The Exim Bank has provided two separate loan guarantees worth $900 million, including a $400-million loan by JPMorgan in August. The loan was for funding RIL's expansion programme.
Sources in the know said the decision will not impact RIL's business as the quantity of supplies was not substantial. The company has diverted supplies to other regions, including Europe and the US.
When contacted, an RIL spokesperson said, "As a corporate policy and to maintain business confidentiality, we don't comment on specific transactions."
The letter written by the eight Congressmen said that RIL, being a major supplier of gasoline to Iran, is detrimental to the national security interests of the US and the loan is in direct collision with its foreign policy on Iran.
The four-page letter was signed by Congressmen Brad Sherman, Mark Steven Kirk, Howard L Berman, Edward R Royce, Steve Israel, Steven R Rothman, Ron Klein and Gary Ackerman. Of these, while Berman is chairman of the powerful House Committee of Foreign Relations, Sherman, Ackerman, Klein and Royce are its members. Israel and Rothman are members of the House Appropriations Committee.
"Given the apparent lack of consideration of the relationship between Iran and RIL during the approval of the two loan guarantees packages for RIL, we further urge that you take whatever action necessary to secure an understanding with Reliance that before any undisturbed guarantees are released, Reliance will commit to ceasing its gasoline shipments to Iran," the lawmakers said.

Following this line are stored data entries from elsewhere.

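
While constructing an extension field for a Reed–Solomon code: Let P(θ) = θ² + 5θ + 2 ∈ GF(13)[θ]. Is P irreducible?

No

Check each element of GF(13) for a root: P(0)=2, P(1)=8, P(2)=3, P(3)=0, P(4)=12, P(5)=0, P(6)=3, P(7)=8, P(8)=2, P(9)=11, P(10)=9, P(11)=9, P(12)=11.
P(3) = 0, so (θ − 3) divides P(θ); P is reducible.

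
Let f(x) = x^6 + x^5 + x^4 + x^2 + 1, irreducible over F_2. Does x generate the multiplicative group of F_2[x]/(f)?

No

|GF(2^6)^×| = 2^6 − 1 = 63. Prime factorization: 63 = 3^2·7.
f is primitive ⇔ x has order 63 in GF(2)[x]/(f), i.e. x^(63/q) ≠ 1 for each prime q | 63.
x^(21) mod f = 1
x^(9) mod f = x^3 + 1.
Since x^(21) = 1, the order of x divides 21 < 63; not primitive.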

The letter from the House of Representative members follows another sent by Senators Joe Lieberman and Jon Kyl early November, who also raised similar concerns about Ex-Im Bank's ties with RIL.
Ex-Im had then defended its role saying, "Ex-Im is not aware that Iran is among the largest markets of RIL's energy products. In fact, RIL has informed us that sales to Iran from its existing refinery present only a small portion of RIL's total trade activities."
"The bank has communicated to RIL regarding the letter from the lawmakers and put pressure on them to withdraw from supply to Iran. The company has responded to the concerns of the bank and lawmakers immediately since it did not want to spoil its relations in the US," the sources said.